Ik vind het heel goedkoop dat u dan hier een beetje de keuze probeert op te dringen, alsof er een keuze zou moeten zijn. Had u uw werk goed gedaan, dan zou er geen keuze gemaakt moeten worden.
Minister Diependaele heeft het woord.
Er zijn nog een paar zaken gezegd, we zouden er inderdaad nog kunnen op doorgaan. Ik hoop dat het in de zomer, of kort na de zomer, van start kan gaan, en dan hoop ik ook een resultaat te kunnen voorleggen. Als dat niet het geval is, zult u mij daar ongetwijfeld over aanspreken.
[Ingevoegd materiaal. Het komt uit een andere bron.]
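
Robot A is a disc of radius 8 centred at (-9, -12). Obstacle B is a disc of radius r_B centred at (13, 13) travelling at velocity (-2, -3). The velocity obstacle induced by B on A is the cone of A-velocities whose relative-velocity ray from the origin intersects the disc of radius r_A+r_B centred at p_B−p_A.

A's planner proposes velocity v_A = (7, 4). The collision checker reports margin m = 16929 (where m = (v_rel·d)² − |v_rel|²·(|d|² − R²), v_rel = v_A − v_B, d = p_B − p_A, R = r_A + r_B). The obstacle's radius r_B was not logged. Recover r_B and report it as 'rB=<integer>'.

m = 16929
d = (22, 25);  v_rel = (9, 7),  |v_rel|² = 130
v_rel×d = (9)·(25) − (7)·(22) = 71
since m = R²·130 − 71²:  R² = (5041 + 16929) / 130 = 169
R = √169 = 13  ⇒  r_B = 13 − 8 = 5

rB=5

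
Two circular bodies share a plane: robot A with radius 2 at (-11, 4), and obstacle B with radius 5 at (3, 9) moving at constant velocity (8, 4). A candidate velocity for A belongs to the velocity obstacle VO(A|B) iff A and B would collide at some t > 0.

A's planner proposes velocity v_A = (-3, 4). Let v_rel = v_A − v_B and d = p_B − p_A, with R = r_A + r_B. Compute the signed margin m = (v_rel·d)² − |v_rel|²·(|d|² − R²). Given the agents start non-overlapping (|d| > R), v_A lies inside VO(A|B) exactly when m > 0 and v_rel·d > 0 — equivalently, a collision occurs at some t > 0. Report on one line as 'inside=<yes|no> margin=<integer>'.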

De verwijzing naar SVK Pro is ook in die zin gedaan. SVK Pro is een goed systeem maar heeft een rendementsprobleem. Dat was de reden waarom ik het aangehaald heb, namelijk omdat we hier proberen om het recht te zetten, omdat we met dit systeem dat rendementsprobleem proberen op te lossen.
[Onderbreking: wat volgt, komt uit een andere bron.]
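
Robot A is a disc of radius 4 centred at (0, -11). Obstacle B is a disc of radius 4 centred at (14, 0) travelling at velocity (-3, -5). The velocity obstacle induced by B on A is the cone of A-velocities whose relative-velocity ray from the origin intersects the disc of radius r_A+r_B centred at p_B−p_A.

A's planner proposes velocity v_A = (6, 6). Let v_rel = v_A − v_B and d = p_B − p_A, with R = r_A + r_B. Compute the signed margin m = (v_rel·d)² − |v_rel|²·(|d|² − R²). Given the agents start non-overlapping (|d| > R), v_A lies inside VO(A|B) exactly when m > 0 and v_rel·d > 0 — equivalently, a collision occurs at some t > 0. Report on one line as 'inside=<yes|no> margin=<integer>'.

d = (14, 11),  |d|² = 317;  R = 4+4 = 8,  c = 317−8² = 253
v_rel = (9, 11),  |v_rel|² = 202;  v_rel·d = (9)·(14) + (11)·(11) = 247
202·t² − 494·t + 253 = 0  ⇒  m = 247² − 202·253 = 9903
m = 9903 > 0,  v_rel·d = 247 > 0  ⇒  inside

inside=yes margin=9903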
Die 27 jaar heeft nog een begrotingstechnisch aspect: we kunnen niet verder gaan, anders zou het moeten worden opgenomen in de begroting.
Mijnheer Bex, u hebt gelijk dat er nog meer voordelen zijn: de ontzorging, het mindere risico dat je moet nemen. Maar de vraag is of de huizenmarkt van vandaag die risico’s ook niet heeft. Als je kijkt naar hoeveel kandidaten er zijn, ook voor duurdere appartementen, dan is daar ook geen risico op niet-verhuring van die goederen. Dat is natuurlijk de reden waarom ontwikkelaars die weg opgaan. Je gaat ze niet anders kunnen overtuigen dan met een correct rendement te geven – geen overrendement, dat onderschrijf ik helemaal, maar wel een degelijk rendement om dat aanbod te gaan doen.
Mijnheer Veys, het is niet met het steunpunt an sich, er is daar ook geen rapport voor, maar wel met de mensen die in het steunpunt zitten. Er is met heel veel academici overlegd. We hebben wel snelheid willen maken om hiermee door te gaan. Het is dan ook goed gelukt om het op een klein jaar uit te werken en om het u hier voor te leggen. Ik hoop dat jullie alsnog, misschien niet vandaag maar misschien in de toekomst, overtuigd worden van de meerwaarde van dit stelsel.
Vraagt nog iemand het woord? (Neen)
De algemene bespreking is gesloten.
Artikelsgewijze bespreking
Dames en heren, aan de orde is de artikelsgewijze bespreking.
De door de commissie aangenomen tekst wordt als basis voor de bespreking genomen. (Zie Parl.St. Vl.Parl. 2022-23, nr. 1562/3)
– Artikel 1 tot en met 91 worden zonder opmerkingen aangenomen.
De artikelsgewijze bespreking is gesloten.
We zullen straks de hoofdelijke stemming over het ontwerp van decreet houden.